Train on 243 samples, validate on 28 samples
Train on 243 samples, validate on 28 samples
Train on 243 samples, validate on 28 samples
Train on 243 samples, validate on 28 samples
Train on 244 samples, validate on 28 samples


In [16]:
# and here are our results
#print('losses: ' + result_loss)
print('avg loss: ' + str(sum(result_loss)/5))
#print('accuracies: ' + result_acc)
print('avg accuracy: ' + str(sum(result_acc)/5))

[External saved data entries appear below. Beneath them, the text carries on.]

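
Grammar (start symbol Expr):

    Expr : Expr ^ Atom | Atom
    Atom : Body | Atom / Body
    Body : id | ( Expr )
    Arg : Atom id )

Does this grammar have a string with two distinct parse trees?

Unambiguous

Only Expr, Atom, Body are reachable from Expr; ignoring the rest: This is a standard precedence ladder (Expr over Atom over Body), with each level left-recursive on its own operator ('^' at Expr, '/' at Atom). That structure is LR(1), hence unambiguous.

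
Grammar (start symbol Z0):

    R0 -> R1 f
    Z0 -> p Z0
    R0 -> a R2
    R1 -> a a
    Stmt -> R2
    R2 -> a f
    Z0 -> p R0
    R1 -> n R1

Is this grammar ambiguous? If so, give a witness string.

Ambiguous

Witness: p a a f

Derivation 1: Z0 ⇒ p R0 ⇒ p R1 f ⇒ p a a f
Derivation 2: Z0 ⇒ p R0 ⇒ p a R2 ⇒ p a a f

Two distinct leftmost derivations for the same string.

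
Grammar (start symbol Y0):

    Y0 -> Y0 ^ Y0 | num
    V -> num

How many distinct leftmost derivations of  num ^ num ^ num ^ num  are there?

5

Parse trees for num ^ num ^ num ^ num:
  [Y0 [Y0 num] ^ [Y0 [Y0 num] ^ [Y0 [Y0 num] ^ [Y0 num]]]]
  [Y0 [Y0 num] ^ [Y0 [Y0 [Y0 num] ^ [Y0 num]] ^ [Y0 num]]]
  [Y0 [Y0 [Y0 num] ^ [Y0 num]] ^ [Y0 [Y0 num] ^ [Y0 num]]]
  [Y0 [Y0 [Y0 num] ^ [Y0 [Y0 num] ^ [Y0 num]]] ^ [Y0 num]]
  [Y0 [Y0 [Y0 [Y0 num] ^ [Y0 num]] ^ [Y0 num]] ^ [Y0 num]]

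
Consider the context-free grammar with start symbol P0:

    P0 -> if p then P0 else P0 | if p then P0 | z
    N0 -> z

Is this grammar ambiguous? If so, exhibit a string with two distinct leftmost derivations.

Witness: if p then if p then z else z

Derivation 1: P0 ⇒ if p then P0 else P0 ⇒ if p then if p then P0 else P0 ⇒ if p then if p then z else P0 ⇒ if p then if p then z else z
Derivation 2: P0 ⇒ if p then P0 ⇒ if p then if p then P0 else P0 ⇒ if p then if p then z else P0 ⇒ if p then if p then z else z

Two distinct leftmost derivations for the same string.

Ambiguous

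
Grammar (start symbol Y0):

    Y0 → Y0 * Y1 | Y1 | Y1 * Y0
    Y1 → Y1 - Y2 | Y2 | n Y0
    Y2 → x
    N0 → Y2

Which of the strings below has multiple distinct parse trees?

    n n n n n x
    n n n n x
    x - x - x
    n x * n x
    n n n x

n x * n x

n n n n n x: 1 tree
n n n n x: 1 tree
x - x - x: 1 tree
n x * n x: 4 trees
n n n x: 1 tree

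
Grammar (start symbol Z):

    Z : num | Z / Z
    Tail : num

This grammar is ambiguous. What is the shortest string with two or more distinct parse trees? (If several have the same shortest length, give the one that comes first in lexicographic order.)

length 1: no string has ≥2 trees
length 3: no string has ≥2 trees
length 5: num / num / num has 2 parse trees

Two derivations of num / num / num:
  Z ⇒ Z / Z ⇒ num / Z ⇒ num / Z / Z ⇒ num / num / Z ⇒ num / num / num
  Z ⇒ Z / Z ⇒ Z / Z / Z ⇒ num / Z / Z ⇒ num / num / Z ⇒ num / num / num

num / num / num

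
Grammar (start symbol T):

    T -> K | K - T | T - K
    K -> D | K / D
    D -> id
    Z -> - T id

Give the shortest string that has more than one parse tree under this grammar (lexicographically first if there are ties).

length 1: no string has ≥2 trees
length 3: id - id has 2 parse trees

Two derivations of id - id:
  T ⇒ K - T ⇒ D - T ⇒ id - T ⇒ id - K ⇒ id - D ⇒ id - id
  T ⇒ T - K ⇒ K - K ⇒ D - K ⇒ id - K ⇒ id - D ⇒ id - id

id - id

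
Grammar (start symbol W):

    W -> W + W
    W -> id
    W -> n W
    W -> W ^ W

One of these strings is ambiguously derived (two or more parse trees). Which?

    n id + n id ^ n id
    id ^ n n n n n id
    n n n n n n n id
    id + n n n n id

n id + n id ^ n id: 7 trees
id ^ n n n n n id: 1 tree
n n n n n n n id: 1 tree
id + n n n n id: 1 tree

n id + n id ^ n id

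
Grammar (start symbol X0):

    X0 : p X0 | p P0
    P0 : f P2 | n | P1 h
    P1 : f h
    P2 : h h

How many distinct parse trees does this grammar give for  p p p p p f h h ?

2

Parse trees for p p p p p f h h:
  [X0 p [X0 p [X0 p [X0 p [X0 p [P0 f [P2 h h]]]]]]]
  [X0 p [X0 p [X0 p [X0 p [X0 p [P0 [P1 f h] h]]]]]]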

avg loss: 3.588155827406726
avg accuracy: 0.7761632978916169


In [None]:
# For this project I decided to build a machine learning model that learned how to 
# diagnose coronavirus from CT scans of people with and without the virus. It shook down to your
# typical image processing model, each sample being classified as either 0-not infected, or 
# 1-infected. I found a dataset on github (https://github.com/ieee8023/covid-chestxray-dataset)
# and used the metadata.csv file to prep the expected labels. There's additional information
# in there, but the amount of time it'd take to get useful results out of that info didn't
# make using it appealing

# For the model itself I used a convolutional neural network. It was essentially comprised of
# two conv2D + maxpooling2D layers. The convolitional layers slide a window over the matrix of
# pixels and records the data, and the maxpooling layers reduce the dimensionality of the images
# essentially by reducing the number of pixels we're looking at. I used cross-fold validation
# to get more bang for my buck because I was working with a relatively smallish dataset.

# the resulting average accuracy from the 5 folds was 77.62%, which all in all isn't terrible
# but isn't winning me any nobel peace prizes anytime soon.